# Tough criticism and Prep Help



## SK82 P.E. (Oct 10, 2016)

Alright folks I need some honest, blunt but helpful advise for this upcoming PE-Thermal Fluid System test.

I'm going through the NCEES 2001 AM and TF test today and tomorrow.  I did the AM Friday, Saturday and Sunday when I could but a few problems tripped me up like it was my first time seeing the problem so I'm starting over with the AM today.  Check on the separate statements at the end if you care to know what those problems were.  

Anyways, tell me the truth.  There are a few topics that I'm struggling on and wonder if I should bail on them and focus on my strengths or I'm doomed, or whatever.  It seems like the people on here that passed mastered all the topics.  

Thanks to Starquest, I feel better with economics, although #85 in SMS  Mech is tough and long to me so I moved on.  I did do the ones in the NCEES exams correctly, so hopefully the ones on the actual test will be like them.  I don't feel good about combustion, some HVAC topics, certain heat transfer topics, and certain mechanical topics such as failure theories and choosing the appropriate yield stress or ultimate stress for a problem.  

What I want to do for this week is work in order NCEES 2001 TF, NCEES 2011 TF, SMS TF, SMS M&amp;M, maybe work some select Mech problems from the NCEES M&amp;M exams.  Next week, I want to maybe get a cheat sheet regarding solving certain topics that I am weak in like HVAC and combustion.  The week of the exam, I need to do the tests under timed conditions to improve my speed.

**For those who my care, the last few problems #137, 138, and 140.  

The EER problem asked for units of [BTU/(W*hr)], I was used to finding the COP then multiplying by 3.41.  What the problem taught me is to trust my units and not get in robot mode and make a conversion if not needed.  

The next one a heat transfer type problem that asked for the m dot in [gpm/refrig ton].  Apparently there is an alternate to m*cp*deltaT for converting to gpm, which is 500*GPM*deltaT = Q [BTU/hr].  I'm still clueless as to how this works, but check out the following forum for was discussed.  





The last one is a sensible loading problem using 1.08*CFM*deltaT.  Certain HVAC problems, seem to bedazzle me.


----------



## JHW 3d (Oct 10, 2016)

Okay, here's my honest, blunt answer: *take a review course*. (Dr.

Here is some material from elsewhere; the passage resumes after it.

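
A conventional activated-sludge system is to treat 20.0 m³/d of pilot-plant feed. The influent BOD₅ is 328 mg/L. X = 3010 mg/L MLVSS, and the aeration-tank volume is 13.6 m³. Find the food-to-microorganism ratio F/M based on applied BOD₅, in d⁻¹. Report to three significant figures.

F/M = Q·S₀ / (V·X) = 20.0 × 328 / (13.60 × 3010) = 0.1603 g BOD₅·(g VSS·d)⁻¹.

F/M ≈ 0.160 d⁻¹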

Tom's seems to be a good choice for Mechanical TFS -- from what others have said). I have read through a few of your prior questions, and they all lead me to think that you would very much benefit from a structured lesson. Sure, give the exam in October a shot, but if you find you don't pass, don't let another exam cycle pass by without a course.



SK82 said:


> Apparently there is an alternate to m*cp*deltaT for converting to gpm, which is 500*GPM*deltaT = Q [BTU/hr].  *I'm still clueless as to how this works*



If you are indeed "clueless" and cannot follow the line of reasoning laid out by @lundy (and others) in your linked post, you may have some fundamental issues to resolve that can't be addressed in a single post.


----------



## SK82 P.E. (Oct 10, 2016)

Thanks for the advise JHW 3d and no offense taken!  I do plan to take a review course if I fail again this test cycle; I think it's a requirement by my state board for a third attempt.  

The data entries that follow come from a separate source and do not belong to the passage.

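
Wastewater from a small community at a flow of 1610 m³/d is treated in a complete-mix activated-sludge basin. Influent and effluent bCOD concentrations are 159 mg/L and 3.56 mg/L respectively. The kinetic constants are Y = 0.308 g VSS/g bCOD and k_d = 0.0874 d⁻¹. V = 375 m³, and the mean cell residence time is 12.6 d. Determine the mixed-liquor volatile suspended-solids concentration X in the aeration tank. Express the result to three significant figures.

Solving the biomass balance for X: X = Y Q (S₀−S) θ_c / [V (1+k_d θ_c)] = 0.308 × 1610 × (159 − 3.56) × 12.6 / [375 × (1 + 0.0874 × 12.6)] = 1233 mg/L.

X ≈ 1230 mg/L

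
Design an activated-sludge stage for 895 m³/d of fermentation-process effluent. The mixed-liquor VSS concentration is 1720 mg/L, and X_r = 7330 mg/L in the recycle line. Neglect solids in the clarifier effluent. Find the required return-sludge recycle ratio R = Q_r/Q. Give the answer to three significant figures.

R ≈ 0.307

Solids balance on the clarifier gives (1+R)X = R·X_r, so R = X/(X_r − X) = 1720 / (7330 − 1720) = 0.3066.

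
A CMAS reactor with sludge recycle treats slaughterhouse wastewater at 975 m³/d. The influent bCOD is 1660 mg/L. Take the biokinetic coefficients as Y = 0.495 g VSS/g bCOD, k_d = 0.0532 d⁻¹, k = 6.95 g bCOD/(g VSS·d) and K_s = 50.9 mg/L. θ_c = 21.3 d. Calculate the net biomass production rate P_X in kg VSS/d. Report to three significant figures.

P_X ≈ 375 kg VSS/d

For a completely mixed reactor with recycle the Lawrence–McCarty relation gives S = K_s·(1 + k_d·θ_c) / [θ_c·(Y·k − k_d) − 1] = 50.9 × (1 + 0.0532 × 21.3) / [21.3 × (0.495 × 6.95 − 0.0532) − 1] = 108.6 / 71.14 = 1.526 mg/L.
Correct the yield for decay: Y_obs = Y/(1 + k_d θ_c) = 0.495 / (1 + 0.0532 × 21.3) = 0.495 / 2.133 = 0.2321.
Substrate removed = Q·(S₀ − S) = 975 m³/d × (1660 − 1.53) g/m³ = 1.62×10^6 g/d = 1617 kg/d.
P_X = Y_obs · Q(S₀ − S) = 0.2321 × 1617 = 375.2 kg VSS/d.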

I'm grateful that I broke down and bought the ridiculously priced NCEES 2001 for problems such as the one involving  500*GPM*deltaT = Q [BTU/hr].  If this would have been an actual exam question, I would not have had this equation in my notes.


----------



## Audi Driver P.E. (Oct 10, 2016)

A passing score is probably still within reach.  When you miss a problem in the sample exams, at this point, you MUST stop what you're doing and evaluate why you missed it.  If it is an underlying principle you don't understand, you have to thoroughly learn it.  It's going to be tough, but you still have time.  If you're simply making mathematical/conversion mistakes, you're going too fast.  If you don't have Lundeburgs conversion book, get it on order ASAP.

There are several of Dr. Tom's instruction videos on Youtube.  He does a great job explaining and a youtube search will usually find what you're looking for.  I used several videos for help with steam tables and compressor/turbine problems.


----------



## lundy (Oct 10, 2016)

That conversion book is freaking awesome and helped me out on quite a few problems. I still actually use it.


----------



## Jader PE PMP (Oct 10, 2016)

Agree with Lundy, conversion book was key to being able to convert units quickly.


----------



## starquest (Oct 11, 2016)

Don't doubt yourself!   You are kicking ass with the preparation.  There will always be certain subjects of weakness...and I can attest to the combustion section, haha. 

My advice is to not worry about timing yourself on any of the practice tests.  All it will do is upset you.  Treat them simply as more practice problems.  Focus on knowing the reasoning behind the approach used to solve them.  Don't get discouraged if you make a simple error and selected the wrong answer.  If anything it is just more preparation/experience for the exam.  

If it makes you feel better, #85 of SMS MM was by far the hardest econ problem that I worked and much more difficult than what I was on the exam in the spring.  But I did feel that the econ questions on the exam were a little more difficult than the NCEES practice exam problems.

I wouldn't worry too much about getting down into the details of failure theories for the TF test.  Know what the maximum shear stress theory and distortion energy theories are and how they are different (in particular the plots).


----------



## starquest (Dec 19, 2016)

I just saw in the OCT2016 forum that you passed!   Congratulations!


----------



## SK82 P.E. (Dec 19, 2016)

starquest said:


> I just saw in the OCT2016 forum that you passed!   Congratulations!


Yeah man, thanks for the words of encouragement then and the congrats now!  I'm not a Texan so I'll never know how well I really did, but I'm grateful for this website and that I never have to take this test again!

Now I'm having fun buying new business cards, a stamp that I will rarely use, and updating my email signatures and LinkedIn account.  

Merry Christmas @starquest!


----------